This past weekend our family made our annual trek to a local apple orchard for hot apple cider, apple cider donuts, pony rides, and of course, apple picking.
It was so nice to be out, and even though the weather was overcast and a little “sprinklely” at times, we still had a lovely day. We saw a couple of tiny Copes Gray tree frogs braving the crowds on the farm, and we marveled at the huge workhorses pulling some of the wagons. Butterflies—monarchs, and skippers in whites and yellows—flitted in and out, over and under the branches of the apple trees as we walked the rows and picked apples. The pumpkin field across the way was adorned with huge yellow blossoms and large orange baubles, as the flowers reluctantly relinquished their territory to the ripening fruits.
A band with fiddle and harmonica added to the ambiance of red barns, goats, pigs, corn and pumpkins. The clippety clop of horses was punctuated by the random ringing of the large dinner bell outside one of the barns. All of the sights and sounds of the farm were accompanied by the background hum of people out enjoying the day, children laughing and expressing wonder, couples walking hand in hand.
The orchard was picking two varieties the day we visited, Gala or “party” apples, a family favorite for us, and Jonamac, a variety created by marrying the more well known Jonathan and MacIntosh apples. I had never before tasted a Jonamac apple, but this apple gives the popular Honey Crisp competition. The flesh of the apple is white and incredibly juicy. It is a sweet apple that has just a hint of some other flavor—the slightest sense of a tart berry, perhaps.
We make this journey every year. This year when we arrived, our daughter said, “I thought it was bigger last year.”
“No, it’s the same as it always has been. Perhaps you were just smaller.”
And, I think that was some of it. Because when she ran to the playground and I saw her surrounded by younger children, I suddenly realized that I am the mother of a “big girl” now. She’s growing up, and things that seemed larger than life to her only last year are already beginning to feel smaller.

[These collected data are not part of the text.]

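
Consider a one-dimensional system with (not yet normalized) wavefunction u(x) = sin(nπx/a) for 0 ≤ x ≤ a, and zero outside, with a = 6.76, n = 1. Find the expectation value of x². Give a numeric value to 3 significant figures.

12.9

⟨x²⟩ = ∫ x²·|u|² dx / ∫|u|² dx (integrals over the domain).
With sin²θ = (1 − cos2θ)/2 on 0 ≤ x ≤ a: ∫sin²(nπx/a) dx = a/2, ∫x·sin²(nπx/a) dx = a²/4, ∫x²·sin²(nπx/a) dx = a³·(1/6 − 1/(4n²π²)); higher powers xᵏ the same way, integrating xᵏ·cos(2nπx/a) by parts.
State is unnormalized: ∫|u|² dx = 3.3800, and ∫u*·x²·u dx = 43.661, so ⟨x²⟩ = 43.661 / 3.3800.
⟨x²⟩ = 12.917.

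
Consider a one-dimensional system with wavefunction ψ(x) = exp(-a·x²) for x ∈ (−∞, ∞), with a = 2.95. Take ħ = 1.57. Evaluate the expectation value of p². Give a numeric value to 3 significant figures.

7.27

p² ψ = −ħ² d²ψ/dx²; ⟨p²⟩ = −ħ² ∫ ψ*·ψ'' dx / ∫|ψ|² dx.
Gaussian moments: ∫x^(2j)·e^(−2ax²) dx = (2j−1)!!/(4a)^j · √(π/(2a)), odd powers integrate to 0; here √(π/(2a)) = 0.72971. Derivatives: d/dx e^(−ax²) = −2ax·e^(−ax²), d²/dx² e^(−ax²) = (4a²x² − 2a)·e^(−ax²).
State is unnormalized: ∫|ψ|² dx = 0.72971, and ∫ψ*·(−ħ² ψ'') dx = 5.3060, so ⟨p²⟩ = 5.3060 / 0.72971.
⟨p²⟩ = 7.2715.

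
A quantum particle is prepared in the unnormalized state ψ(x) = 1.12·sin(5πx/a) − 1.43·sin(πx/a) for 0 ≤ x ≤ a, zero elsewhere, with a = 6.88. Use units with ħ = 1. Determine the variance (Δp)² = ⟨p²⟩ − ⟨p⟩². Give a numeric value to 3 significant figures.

Compute ⟨p⟩ and ⟨p²⟩ separately; (Δp)² = ⟨p²⟩ − ⟨p⟩².
d²/dx² sin(jπx/a) = −(jπ/a)²·sin(jπx/a); on 0 ≤ x ≤ a, ∫sin²(jπx/a) dx = a/2 and ∫sin(jπx/a)·sin(lπx/a) dx = 0 for j ≠ l, so only diagonal terms survive in ∫|ψ|² and ∫ψ·ψ″; ∫ψ·ψ′ dx = [ψ²/2] between the walls = 0.
Normalization: ∫|ψ|² dx = 11.350.
⟨p⟩ = 0.0000 and ⟨p²⟩ = 2.1111.
(Δp)² = 2.1111 − (0.0000)² = 2.1111.

2.11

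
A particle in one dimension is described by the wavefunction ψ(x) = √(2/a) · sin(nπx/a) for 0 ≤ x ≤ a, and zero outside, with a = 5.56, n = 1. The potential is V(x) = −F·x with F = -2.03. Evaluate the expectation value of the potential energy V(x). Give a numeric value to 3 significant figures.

⟨V⟩ = ∫ V(x)·|ψ|² dx.
With sin²θ = (1 − cos2θ)/2 on 0 ≤ x ≤ a: ∫sin²(nπx/a) dx = a/2, ∫x·sin²(nπx/a) dx = a²/4, ∫x²·sin²(nπx/a) dx = a³·(1/6 − 1/(4n²π²)); higher powers xᵏ the same way, integrating xᵏ·cos(2nπx/a) by parts.
⟨V⟩ = 5.6434.

5.64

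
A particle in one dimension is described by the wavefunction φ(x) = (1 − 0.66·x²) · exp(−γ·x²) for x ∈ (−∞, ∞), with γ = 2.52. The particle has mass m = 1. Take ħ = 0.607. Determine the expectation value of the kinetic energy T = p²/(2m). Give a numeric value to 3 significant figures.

0.611

T = −(ħ²/2m) d²/dx², so ⟨T⟩ = −(ħ²/2m) ∫ φ*·φ'' dx / ∫|φ|² dx; with m = 1.
Expand each integrand as polynomial × e^(−2γx²) and use ∫x^(2j)·e^(−2γx²) dx = (2j−1)!!/(4γ)^j · √(π/(2γ)), odd powers → 0; here √(π/(2γ)) = 0.78951. Differentiate with the product rule, d/dx e^(−γx²) = −2γx·e^(−γx²).
State is unnormalized: ∫|φ|² dx = 0.69628, and ∫φ*·(−ħ²/2m · φ'') dx = 0.42553, so ⟨T⟩ = 0.42553 / 0.69628.
⟨T⟩ = 0.61114.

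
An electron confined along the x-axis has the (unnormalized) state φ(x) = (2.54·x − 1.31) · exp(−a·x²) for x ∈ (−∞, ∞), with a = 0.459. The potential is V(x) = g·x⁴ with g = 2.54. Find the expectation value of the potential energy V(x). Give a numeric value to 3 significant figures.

8.34

⟨V⟩ = ∫ V(x)·|φ|² dx / ∫|φ|² dx.
Expand each integrand as polynomial × e^(−2ax²) and use ∫x^(2j)·e^(−2ax²) dx = (2j−1)!!/(4a)^j · √(π/(2a)), odd powers → 0; here √(π/(2a)) = 1.8499.
State is unnormalized: ∫|φ|² dx = 9.6752, and ∫φ*·V(x)·φ dx = 80.649, so ⟨V⟩ = 80.649 / 9.6752.
⟨V⟩ = 8.3357.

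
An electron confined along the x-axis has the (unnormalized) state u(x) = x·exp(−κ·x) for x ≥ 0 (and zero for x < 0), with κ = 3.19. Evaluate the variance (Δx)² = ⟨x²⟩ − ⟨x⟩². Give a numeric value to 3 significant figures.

Compute ⟨x⟩ and ⟨x²⟩ separately, then (Δx)² = ⟨x²⟩ − ⟨x⟩².
Every integrand reduces to terms xʲ·e^(−2κx) on [0, ∞); use ∫₀^∞ xʲ·e^(−2κx) dx = j!/(2κ)^(j+1).
Normalization: ∫|u|² dx = 0.0077014.
⟨x⟩ = 0.47022 and ⟨x²⟩ = 0.29481.
(Δx)² = 0.29481 − (0.47022)² = 0.073702.

0.0737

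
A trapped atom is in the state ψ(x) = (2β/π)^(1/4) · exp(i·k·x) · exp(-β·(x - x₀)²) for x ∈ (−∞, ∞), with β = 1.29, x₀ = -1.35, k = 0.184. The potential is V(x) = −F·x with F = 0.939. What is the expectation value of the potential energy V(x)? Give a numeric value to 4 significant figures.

⟨V⟩ = ∫ V(x)·|ψ|² dx.
Gaussian moments (u = x − x₀): ∫u^(2j)·e^(−2βu²) du = (2j−1)!!/(4β)^j · √(π/(2β)), odd powers integrate to 0; here √(π/(2β)) = 1.1035.
⟨V⟩ = 1.2677.

1.268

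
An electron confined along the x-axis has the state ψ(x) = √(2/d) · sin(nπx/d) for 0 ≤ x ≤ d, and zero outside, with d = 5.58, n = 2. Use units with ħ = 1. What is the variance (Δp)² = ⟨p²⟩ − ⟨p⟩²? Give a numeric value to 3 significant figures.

1.27

Compute ⟨p⟩ and ⟨p²⟩ separately; (Δp)² = ⟨p²⟩ − ⟨p⟩².
d/dx sin(nπx/d) = (nπ/d)·cos(nπx/d) and d²/dx² sin(nπx/d) = −(nπ/d)²·sin(nπx/d); on 0 ≤ x ≤ d, ∫sin²(nπx/d) dx = d/2 and ∫sin(nπx/d)·cos(nπx/d) dx = 0.
⟨p⟩ = 0.0000 and ⟨p²⟩ = 1.2679.
(Δp)² = 1.2679 − (0.0000)² = 1.2679.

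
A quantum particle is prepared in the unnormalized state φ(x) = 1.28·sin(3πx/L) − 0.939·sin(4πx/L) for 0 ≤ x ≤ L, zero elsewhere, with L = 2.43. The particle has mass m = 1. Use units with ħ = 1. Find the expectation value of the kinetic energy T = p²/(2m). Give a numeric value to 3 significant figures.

9.57

T = −(ħ²/2m) d²/dx², so ⟨T⟩ = −(ħ²/2m) ∫ φ*·φ'' dx / ∫|φ|² dx; with m = 1.
d²/dx² sin(jπx/L) = −(jπ/L)²·sin(jπx/L); on 0 ≤ x ≤ L, ∫sin²(jπx/L) dx = L/2 and ∫sin(jπx/L)·sin(lπx/L) dx = 0 for j ≠ l, so only diagonal terms survive in ∫|φ|² and ∫φ·φ″; ∫φ·φ′ dx = [φ²/2] between the walls = 0.
State is unnormalized: ∫|φ|² dx = 3.0619, and ∫φ*·(−ħ²/2m · φ'') dx = 29.297, so ⟨T⟩ = 29.297 / 3.0619.
⟨T⟩ = 9.5682.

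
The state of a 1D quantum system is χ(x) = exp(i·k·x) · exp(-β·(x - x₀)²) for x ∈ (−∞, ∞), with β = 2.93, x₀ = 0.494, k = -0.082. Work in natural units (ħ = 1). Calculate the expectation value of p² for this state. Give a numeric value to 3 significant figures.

2.94

p² χ = −ħ² d²χ/dx²; ⟨p²⟩ = −ħ² ∫ χ*·χ'' dx / ∫|χ|² dx.
Gaussian moments (u = x − x₀): ∫u^(2j)·e^(−2βu²) du = (2j−1)!!/(4β)^j · √(π/(2β)), odd powers integrate to 0; here √(π/(2β)) = 0.73219. Derivatives: χ′ = (ik − 2βu)·χ, χ″ = ((ik − 2βu)² − 2β)·χ; the odd-in-u pieces drop out.
State is unnormalized: ∫|χ|² dx = 0.73219, and ∫χ*·(−ħ² χ'') dx = 2.1503, so ⟨p²⟩ = 2.1503 / 0.73219.
⟨p²⟩ = 2.9367.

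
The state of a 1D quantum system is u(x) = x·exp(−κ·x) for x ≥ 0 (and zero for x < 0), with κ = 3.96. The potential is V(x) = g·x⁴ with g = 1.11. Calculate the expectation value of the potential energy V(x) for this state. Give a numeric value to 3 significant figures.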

But they needn’t lose their wonder.
Because even at my age, I learned something new on this year’s trip to the apple orchard. I discovered an apple I had never before tasted, and I loved it.
That there can always be new tastes in a fruit as old and “standard” as the apple is an amazing and glorious thing. That there can always be new things to see and experience in the world around us, if we will but look and allow ourselves to be awed, is glorious too.
So yes, sometimes when we look back, life may have seemed bigger, but maybe that is because we aren’t big enough yet to understand.